だがしかし、弾は妹の蘭が秋斗のような存在と一緒になろうとする事を何度も止めさせようとしたらしいのだが、蘭は兄である弾の言う事を聞き入れず、最終的には祖父を使って自分の好きなようにしたらしい。

流石の弾も祖父には逆らえず、これ以上は仕方ないと諦めたが、それでも色々と気をつけていたらしい。

 

 

だがしかし、これが弾におきる悲劇の始まりでもあった。

 

 

それから弾は家族の中でも異端のような扱いになってきたらしい。

まるで病気が蔓延するように、厳しい祖父も、そして父親も母親も弾の言う事を信じず、稀に来て蘭と一緒に話をする秋斗の話を信用し、弾はどんな事になっても、最終的には自分だけが悲惨な目にだけしか会わなくなったらしい。

 

ここまで来ると流石の弾も原因が秋斗であると思っても、証拠があるわけでもなく、それでもそうだと信じて秋斗に詰め寄ったのだが、その時には秋斗はクラスの全員と言うよりも、学校の生徒全員を味方につけ、最終的には弾は学校の教師からも弾の言い分は通らない状況下に陥り、そして家族から勘当されたのだ。

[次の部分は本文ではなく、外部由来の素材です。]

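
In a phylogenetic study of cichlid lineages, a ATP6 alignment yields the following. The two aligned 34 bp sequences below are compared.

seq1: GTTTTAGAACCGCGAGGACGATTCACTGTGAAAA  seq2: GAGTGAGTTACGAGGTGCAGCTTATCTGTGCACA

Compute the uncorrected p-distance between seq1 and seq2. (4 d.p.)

The sequences differ at 16 of 34 positions.
p = 16/34 = 0.470588… ≈ 0.4706 (to 4 d.p.).

0.4706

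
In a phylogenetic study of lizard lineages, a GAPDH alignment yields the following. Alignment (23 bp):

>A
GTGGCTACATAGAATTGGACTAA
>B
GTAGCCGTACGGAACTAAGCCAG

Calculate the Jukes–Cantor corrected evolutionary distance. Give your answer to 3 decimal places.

The sequences differ at 12 of 23 sites, so p = 12/23 ≈ 0.521739.
d = −(3/4) ln(1 − 4p/3) = −0.75 ln(1 − 0.695652) = −0.75 ln(0.304348)
  = −0.75 × (-1.189583) = 0.892187 substitutions/site.

0.892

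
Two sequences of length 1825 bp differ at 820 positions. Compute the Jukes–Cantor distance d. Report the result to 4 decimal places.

0.6855

p = 820/1825 ≈ 0.449315.
d = −(3/4) ln(1 − 4p/3) = −0.75 ln(1 − 0.599087) = −0.75 ln(0.400913)
  = −0.75 × (-0.914011) = 0.685508 substitutions/site.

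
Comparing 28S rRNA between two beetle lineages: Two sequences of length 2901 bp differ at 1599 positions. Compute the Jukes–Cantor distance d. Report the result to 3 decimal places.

p = 1599/2901 ≈ 0.551189.
d = −(3/4) ln(1 − 4p/3) = −0.75 ln(1 − 0.734919) = −0.75 ln(0.265081)
  = −0.75 × (-1.327720) = 0.995790 substitutions/site.

0.996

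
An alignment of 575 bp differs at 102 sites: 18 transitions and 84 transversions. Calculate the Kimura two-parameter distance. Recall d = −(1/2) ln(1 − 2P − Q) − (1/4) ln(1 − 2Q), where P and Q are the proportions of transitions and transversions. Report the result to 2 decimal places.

0.20

P = 18/575 ≈ 0.031304 and Q = 84/575 ≈ 0.146087.
Under the Kimura two-parameter model, d = −½ ln(1 − 2P − Q) − ¼ ln(1 − 2Q).
1 − 2P − Q = 0.791305, giving −½ ln(0.791305) = 0.117036.
1 − 2Q = 0.707826, giving −¼ ln(0.707826) = 0.086389.
d = 0.117036 + 0.086389 = 0.203425.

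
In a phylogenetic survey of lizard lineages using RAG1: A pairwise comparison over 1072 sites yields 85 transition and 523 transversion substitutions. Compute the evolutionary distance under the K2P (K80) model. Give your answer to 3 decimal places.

P = 85/1072 ≈ 0.079291 and Q = 523/1072 ≈ 0.487873.
Under the Kimura two-parameter model, d = −½ ln(1 − 2P − Q) − ¼ ln(1 − 2Q).
1 − 2P − Q = 0.353545, giving −½ ln(0.353545) = 0.519872.
1 − 2Q = 0.024254, giving −¼ ln(0.024254) = 0.929793.
d = 0.519872 + 0.929793 = 1.449665.

1.450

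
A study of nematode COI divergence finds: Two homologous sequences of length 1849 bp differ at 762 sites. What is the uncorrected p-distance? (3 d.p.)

0.412

p = 762/1849 = 0.412114… ≈ 0.412 (to 3 d.p.).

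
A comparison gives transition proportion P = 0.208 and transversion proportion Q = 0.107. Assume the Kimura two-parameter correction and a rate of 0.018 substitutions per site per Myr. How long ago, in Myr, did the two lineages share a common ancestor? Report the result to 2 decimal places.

11.95

Under the Kimura two-parameter model, d = −½ ln(1 − 2P − Q) − ¼ ln(1 − 2Q).
1 − 2P − Q = 0.477, giving −½ ln(0.477) = 0.370119.
1 − 2Q = 0.786, giving −¼ ln(0.786) = 0.060200.
d = 0.370119 + 0.060200 = 0.430319.
Under a molecular clock d = 2μt, so t = d/(2μ) = 0.430319 / (2 × 0.018) = 11.95 Myr.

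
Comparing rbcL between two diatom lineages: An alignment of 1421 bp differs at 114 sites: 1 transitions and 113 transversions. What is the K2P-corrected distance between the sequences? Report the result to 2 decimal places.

0.09

P = 1/1421 ≈ 0.000704 and Q = 113/1421 ≈ 0.079521.
Under the Kimura two-parameter model, d = −½ ln(1 − 2P − Q) − ¼ ln(1 − 2Q).
1 − 2P − Q = 0.919071, giving −½ ln(0.919071) = 0.042196.
1 − 2Q = 0.840958, giving −¼ ln(0.840958) = 0.043303.
d = 0.042196 + 0.043303 = 0.085499.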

当初は弾も言うだけで大丈夫だと思っていたのだが、弾は家にも入れてもらえなかった。

 

「そんな・・・」

 

「それだけじゃないらしい。そんな状態になった弾が何度も何度も家に入れるように戸を叩いていたら、警察がやって来たらしんだ。けど、その時対応したのは弾の父親だったらしいんだけど・・・」

 

「・・・まさか」

 

「あぁ。弾は父親に見捨てられたんだ。正式には『この子は家の子供じゃありません』って言って、弾を・・・見捨てたんだ」

 

鈴も俺のその言葉を聞いて唖然としていた。俺自身も当時は色々とあって弾の家族には会った事は無かった。

 

当時の俺は周りから『織斑千冬の弟』・『織斑秋斗の兄』と言う面でしか周りから見てもらえず、そのせいでテストの成績は絶対に満点で無ければいけなく、全ての物で最高のものでなければ周りは認めてくれなかった。

 

『千冬様の面汚し』・『秋斗君の愚兄』・『出来損ない』と、当時の俺に対しての誹謗中傷は酷かった。

俺自身色々と努力して頑張ったのだが、誰もそれを認めてはくれなかった。

どんなに俺も血反吐を吐くほど努力して頑張っても、周りの人達は『全て当たり前』と言う感じの評価だけで、誰もちゃんとした評価をしてはくれなかった。

それは家族でもある千冬姉すら、俺がしていた努力を認めてはくれなかったほどであった。

 

おまけに秋斗が周りを使って自分を虐めていることも、うすうすは気付いてはいた。

だがしかし、あの当時の俺は『家族である秋斗がそんな事をする訳無い』と、信じていたかったのかも知れない。

千冬姉に関しても『大切な家族を護る』と言ってくれた言葉を信じていたかったのだ。

 

だがしかし、俺は千冬姉にとっての『大切な家族』で無い事が、あの時に証明された。

その事実を知った時、俺の心は粉々に砕けた。

今までしてきた血反吐を吐くほどしてきた努力も、大切な家族であると信じてきた思いも、他人からすれば下らないと思うかもしれない行為が原因で、俺は絶望の淵に叩き込まれたのだ。

 

 

そして今。

 

 

俺は幸せであると言えた。俺の事を引き取ってくれた和輝、そして幻想郷でいる人々。

そして同時に今の俺に取って大切な人達である早苗・諏訪子さん・加奈子さん・文さん・椛さん、そしてクリスとシャルロット。

 

俺は鈴の体を抱きしめ、そして俺と一緒に生きないかと言った。

鈴も当初はどうしようかと迷っていたが、俺はすぐに答えを出さなくてもいいと言って、答えを保留にしてもらった。

 

鈴にとってこの世界には『大切な家族』がいるのだ。

その家族を捨てると言うのは、物凄く難しいと俺でも分かっているからだ。

鈴も俺の言った事を理解してくれ、時間をかけて答えを出すと言ってくれた。

 

 

 

そして鈴は2組への編入になって日数が経ち、クラス対抗戦の日が近づいた。

俺達は鈴のほうの協力をするわけにはいかないので、たまに秋斗のほうの協力をする程度にし、秋斗に関しては箒とレイナの二人に任せた。

 

そしてクラス対抗戦の初日。

第一回戦は鈴と秋斗の戦いであったが、事態は大きく変化した。

 

この世界にいる超が付くはた迷惑ウサギの介入によって・・・

 

 




この作品の弾ですがある設定を入れていますので、そのうちに話に参加させます。